Friday, February 24, 2006

US Senator Barack Obama is using his political influence for several candidates running for office in Illinois this year. He has made an expensive TV commercial endorsing a young candidate in the state treasurer's race.

Barack Obama used to play basketball with a young man from a wealthy Chicago banking family, and when Obama ran for the Senate, the young man volunteered a lot of time and his family kicked in a lot of money. Now that the young man is running for state treasurer in the Democratic primary, it's payback time, and Obama is using his star power in such a big way it could determine the outcome of the race.

Alexi Giannoulias is 29 years old. He has never run for office before and the Illinois Democratic party is backing another candidate for state treasurer, prosecutor Paul Mangieri of downstate Galesburg. Bbut Giannoulias has one of the most valuable political allies a relatively unknown newcomer could ask for, superstar Senator Barack Obama, and enough money to take full advantage of the relationship in the final weeks of the Democratic primary race.
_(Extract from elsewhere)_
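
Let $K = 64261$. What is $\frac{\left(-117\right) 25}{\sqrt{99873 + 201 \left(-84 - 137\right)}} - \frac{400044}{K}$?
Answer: $- \frac{400044}{64261} - \frac{975 \sqrt{13863}}{9242} \approx -18.647$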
Obama is the narrator in a new TV spot that launches a million-dollar-plus statewide ad campaign, financed in large part by Giannoulias's wealthy family which owns the Broadway Bank in Chicago, where Alexi's a vice president and contributes a lot of money to a lot of candidates, including Obama.

"The treasurer's job is a financial job. He's the candidate who has financial experience," said Senator Barack Obama, (D)-Illinois.

"When he told me he would be endorsing my candidacy, I promised I would never waver in my inherent desire to help people at every level have better lives," said Alexi Giannoulias, (D)-candidate for state treasurer.

The Democratic party is trying to help Mangieri with a radio ad featuring secretary of state Jesse White and a hard-hitting mailer connecting one of the Broadway Bank's clients and a Giannoulias campaign contributor to the lobbying scandal in Washington.

But Mangieri, a former Naval officer and father of 12, may not have enough money for his own TV ads unless party chairman and house speaker Michael Madigan kicks in a lot more campaign cash than he has so far.

"In any race, it's decided by the voters, regardless of who endorses you or backs you," said Paul Mangieri, (D)-candidate for state treasurer.

Mangieri is at the mercy of the Democratic party because he is not independently wealthy and his fundraising has been lackluster. If he can't get on TV with paid ads, he could be in trouble.

But house speaker Mike Madigan may not mind all that much, because he recruited Mangieri to increase the downstate turnout in contested house races. So if Madigan's house Democrats win, he may not care if Mangieri loses to Giannoulias.